Stell dir vor, du liegst im Krankenhaus. Es geht dir schlecht, du hast Angst. Und da ist dieser eine Mensch, der ruhig bleibt und genau weiß, was zu tun ist. Wir nennen diesen Menschen oft immer noch "Krankenschwester". Nett, freundlich, hilfsbereit. Mit der Realität hat dieses Bild ungefähr so viel zu tun wie ein Pflaster mit einer OP.
Unser Gast ist Vanessa Schulte, Gesundheits- und Krankenpflegerin und Pflegefachperson. Sie hat unter anderem auf der Intensivstation gearbeitet, zeigt auf Social Media den echten Klinikalltag und hat ein Kinderbuch geschrieben, das mit den alten Klischees aufräumt. Ihre vielleicht überraschendste Erkenntnis: Auf der menschlichen Ebene erlebt sie jede Menge Dankbarkeit.

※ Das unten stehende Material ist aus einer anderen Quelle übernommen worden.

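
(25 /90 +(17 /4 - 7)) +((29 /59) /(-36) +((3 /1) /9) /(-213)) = -93779/37701 = -2.49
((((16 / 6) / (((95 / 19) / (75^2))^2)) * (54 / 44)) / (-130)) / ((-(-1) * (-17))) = 4556250/2431 = 1874.23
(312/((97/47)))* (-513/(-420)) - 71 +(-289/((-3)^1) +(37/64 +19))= 149637197/651840 = 229.56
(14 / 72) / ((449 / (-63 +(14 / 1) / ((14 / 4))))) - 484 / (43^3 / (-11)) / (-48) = -8657312/321287787 = -0.03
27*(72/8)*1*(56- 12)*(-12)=-128304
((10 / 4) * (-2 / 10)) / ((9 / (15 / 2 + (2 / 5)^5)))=-46939/112500 = -0.42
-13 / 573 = -0.02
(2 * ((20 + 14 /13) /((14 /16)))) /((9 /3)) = 4384/273 = 16.06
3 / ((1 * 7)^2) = 3/49 = 0.06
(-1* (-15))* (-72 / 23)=-1080/23 = -46.96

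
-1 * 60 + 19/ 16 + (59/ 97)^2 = -58.44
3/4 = 0.75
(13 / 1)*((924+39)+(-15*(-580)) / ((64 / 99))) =2999529/16 = 187470.56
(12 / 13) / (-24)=-1/26 = -0.04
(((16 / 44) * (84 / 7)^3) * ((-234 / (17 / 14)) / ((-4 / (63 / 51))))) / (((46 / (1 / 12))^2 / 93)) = 19194084/1681691 = 11.41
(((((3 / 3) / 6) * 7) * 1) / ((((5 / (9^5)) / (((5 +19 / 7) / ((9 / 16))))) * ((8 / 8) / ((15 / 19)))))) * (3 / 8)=1062882/19 = 55941.16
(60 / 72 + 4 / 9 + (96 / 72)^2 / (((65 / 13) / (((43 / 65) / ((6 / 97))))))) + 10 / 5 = 124261/17550 = 7.08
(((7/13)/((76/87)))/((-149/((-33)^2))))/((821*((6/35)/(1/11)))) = -703395/241722104 = 0.00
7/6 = 1.17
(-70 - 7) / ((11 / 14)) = -98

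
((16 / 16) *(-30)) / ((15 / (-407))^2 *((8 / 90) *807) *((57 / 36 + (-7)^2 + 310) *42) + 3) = -1656490/81643059 = -0.02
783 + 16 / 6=2357/3 = 785.67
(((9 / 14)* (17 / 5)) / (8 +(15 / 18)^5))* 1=594864/2286655 = 0.26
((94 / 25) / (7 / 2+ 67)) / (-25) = -4/1875 = 0.00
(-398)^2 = 158404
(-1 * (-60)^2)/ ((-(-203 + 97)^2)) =900/2809 = 0.32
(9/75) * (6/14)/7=9/1225 = 0.01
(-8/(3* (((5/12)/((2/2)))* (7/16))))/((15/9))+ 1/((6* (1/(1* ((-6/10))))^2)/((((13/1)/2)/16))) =-98031/11200 = -8.75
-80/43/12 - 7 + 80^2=824677/129 = 6392.84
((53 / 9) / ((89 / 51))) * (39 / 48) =11713/4272 = 2.74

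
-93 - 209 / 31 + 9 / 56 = -99.58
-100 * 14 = -1400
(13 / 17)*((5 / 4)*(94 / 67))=1.34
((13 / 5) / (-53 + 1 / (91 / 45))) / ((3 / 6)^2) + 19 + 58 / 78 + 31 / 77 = 715555457/35870835 = 19.95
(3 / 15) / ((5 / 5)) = 1/5 = 0.20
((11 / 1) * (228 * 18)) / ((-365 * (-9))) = 5016/365 = 13.74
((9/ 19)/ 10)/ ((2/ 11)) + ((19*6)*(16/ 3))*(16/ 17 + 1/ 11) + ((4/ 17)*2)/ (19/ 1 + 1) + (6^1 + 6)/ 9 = 26823391/42636 = 629.13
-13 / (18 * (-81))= 0.01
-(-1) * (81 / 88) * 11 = 81/8 = 10.12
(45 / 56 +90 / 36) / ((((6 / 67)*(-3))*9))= -1.37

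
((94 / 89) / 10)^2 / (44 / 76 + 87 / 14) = 587594/357831175 = 0.00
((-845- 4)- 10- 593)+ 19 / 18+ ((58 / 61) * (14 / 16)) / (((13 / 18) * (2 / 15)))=-41174917/28548 = -1442.30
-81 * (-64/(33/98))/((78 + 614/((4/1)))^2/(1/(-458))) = -338688/539995511 = 0.00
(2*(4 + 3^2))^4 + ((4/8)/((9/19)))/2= 16451155/36 = 456976.53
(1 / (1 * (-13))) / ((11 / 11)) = -1/13 = -0.08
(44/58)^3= 0.44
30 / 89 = 0.34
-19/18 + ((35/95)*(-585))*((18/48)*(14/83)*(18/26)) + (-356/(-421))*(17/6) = -193542937/23901012 = -8.10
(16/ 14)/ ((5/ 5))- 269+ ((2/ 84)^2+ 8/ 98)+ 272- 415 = -724607/1764 = -410.77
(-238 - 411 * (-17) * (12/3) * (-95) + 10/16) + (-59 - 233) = -21244715/8 = -2655589.38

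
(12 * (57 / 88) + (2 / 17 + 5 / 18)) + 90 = 165217/1683 = 98.17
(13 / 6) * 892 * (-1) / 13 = -446/3 = -148.67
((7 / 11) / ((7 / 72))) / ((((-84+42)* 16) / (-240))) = 180/77 = 2.34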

Was fehlt, ist die politische.
In dieser Folge reden wir über den Alltag zwischen Frühdienst und Ausnahmesituation, über das Klischee vom "netten Mäuschen", das nur Essen ans Bett bringt, und darüber, warum ein Beruf mit so viel Verantwortung so klein gehalten wird. Vanessa erzählt offen vom moralischen Druck, einzuspringen, von der Angst vor dem eigenen Älterwerden und davon, warum sie sich früh um ihre eigene Absicherung gekümmert hat.
Und vielleicht bleibt am Ende vor allem eine Frage: Was würdest du anders sehen, wenn du einmal hinter die Kulissen schauen könntest?